In one of the biggest events of his four-nation Africa tour, the pope called Angola, which experienced a bloody, 27-year civil war from 1975 to 2002, a "beautiful yet wounded country."
He urged Angolans to "build together a country where old divisions are overcome once and for all, where hatred and violence disappear".
Believers began arriving before dawn at Kilamba, a sprawling housing complex, braving hot and humid conditions to hear the address from the pope, who has become outspoken on war and inequality and angered US President Donald Trump.
By the time the Mass began, throngs of people filled the site, dancing and shouting as Leo drove through in his white popemobile.

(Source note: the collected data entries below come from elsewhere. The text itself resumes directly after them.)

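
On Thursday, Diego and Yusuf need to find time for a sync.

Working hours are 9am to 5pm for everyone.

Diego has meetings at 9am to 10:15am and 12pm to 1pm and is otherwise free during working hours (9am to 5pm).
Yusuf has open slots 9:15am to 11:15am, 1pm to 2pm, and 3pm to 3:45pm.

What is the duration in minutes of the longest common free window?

Diego free within 09:00–17:00: 10:15–12:00, 13:00–17:00.
Diego ∩ Yusuf: 10:15–11:15, 13:00–14:00, 15:00–15:45.
Common window lengths: 60, 60, 45 min; longest is 60.

60 minutes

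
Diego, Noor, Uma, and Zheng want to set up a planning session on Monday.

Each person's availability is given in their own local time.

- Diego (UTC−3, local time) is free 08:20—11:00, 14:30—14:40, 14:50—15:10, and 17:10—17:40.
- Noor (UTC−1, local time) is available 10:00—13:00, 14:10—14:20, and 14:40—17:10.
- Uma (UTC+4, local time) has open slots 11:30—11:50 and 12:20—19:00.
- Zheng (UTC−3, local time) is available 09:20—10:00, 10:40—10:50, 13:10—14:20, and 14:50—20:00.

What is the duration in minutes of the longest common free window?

Diego → UTC: 11:20–14:00, 17:30–17:40, 17:50–18:10, 20:10–20:40.
Noor → UTC: 11:00–14:00, 15:10–15:20, 15:40–18:10.
Uma → UTC: 07:30–07:50, 08:20–15:00.
Zheng → UTC: 12:20–13:00, 13:40–13:50, 16:10–17:20, 17:50–23:00.
Diego ∩ Noor: 11:20–14:00, 17:30–17:40, 17:50–18:10.
Diego ∩ Noor ∩ Uma: 11:20–14:00.
Diego ∩ Noor ∩ Uma ∩ Zheng: 12:20–13:00, 13:40–13:50.
Common window lengths: 40, 10 min; longest is 40.

40 minutes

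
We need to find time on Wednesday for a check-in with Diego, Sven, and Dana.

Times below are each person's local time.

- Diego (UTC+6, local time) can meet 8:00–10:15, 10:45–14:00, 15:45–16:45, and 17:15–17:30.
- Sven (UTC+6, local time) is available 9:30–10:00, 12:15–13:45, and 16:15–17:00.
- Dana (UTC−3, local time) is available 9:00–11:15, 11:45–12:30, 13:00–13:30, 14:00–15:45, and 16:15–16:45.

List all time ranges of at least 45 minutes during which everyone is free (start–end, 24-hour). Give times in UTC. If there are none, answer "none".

none

Diego → UTC: 02:00–04:15, 04:45–08:00, 09:45–10:45, 11:15–11:30.
Sven → UTC: 03:30–04:00, 06:15–07:45, 10:15–11:00.
Dana → UTC: 12:00–14:15, 14:45–15:30, 16:00–16:30, 17:00–18:45, 19:15–19:45.
Diego ∩ Sven: 03:30–04:00, 06:15–07:45, 10:15–10:45.
Diego ∩ Sven ∩ Dana: (none).
Windows ≥ 45 min: (none).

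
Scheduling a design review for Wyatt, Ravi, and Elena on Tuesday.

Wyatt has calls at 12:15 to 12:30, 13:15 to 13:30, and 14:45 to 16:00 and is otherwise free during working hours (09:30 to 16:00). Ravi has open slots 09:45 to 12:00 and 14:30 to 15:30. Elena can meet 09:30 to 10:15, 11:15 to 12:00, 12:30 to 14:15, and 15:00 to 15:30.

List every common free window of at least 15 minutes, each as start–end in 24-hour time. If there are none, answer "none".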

Angola is one of the leading oil-producing countries in sub-Saharan Africa, but its population of 36.6 million people is still confronting extreme poverty, with more than 30 per cent living on less than $US2.15 per day, according to the World Bank.
More than half of the country identifies as Catholic.
In an earlier speech, Leo called on Angolans to work for a society free from the "slavery imposed by the elite who are laden with much wealth but false joys".
In the capital Luanda, Leo lamented that "powerful interests lay their claim" on the former Portuguese colony's natural resources, an apparent reference to foreign companies benefiting from Angola's oil and diamond sectors and its nascent critical minerals sector.
"All too often people have looked - and continue to look - to your lands ... in order to take," the Pope said in remarks delivered to Angolan President Joao Lourenco and other political leaders.
"How much suffering, how many deaths, how many social and environmental disasters are brought about by this logic of extractivism."
Leo urged the country's political leaders to focus on helping all their people, and not just corporate interests.
"History will then vindicate you, even if in the near term some may oppose you," he said.
Before flying to Angola, Leo celebrated a farewell Mass in the Cameroonian capital Yaounde, urging participants not to lose hope despite the challenges faced by the central African country, which include a simmering conflict that has killed thousands.
"In moments when we seem to be sinking, overcome by adverse forces, when everything appears bleak ... Jesus is with us always, stronger than any power of evil," the pontiff told a crowd the Vatican estimated to number 200,000.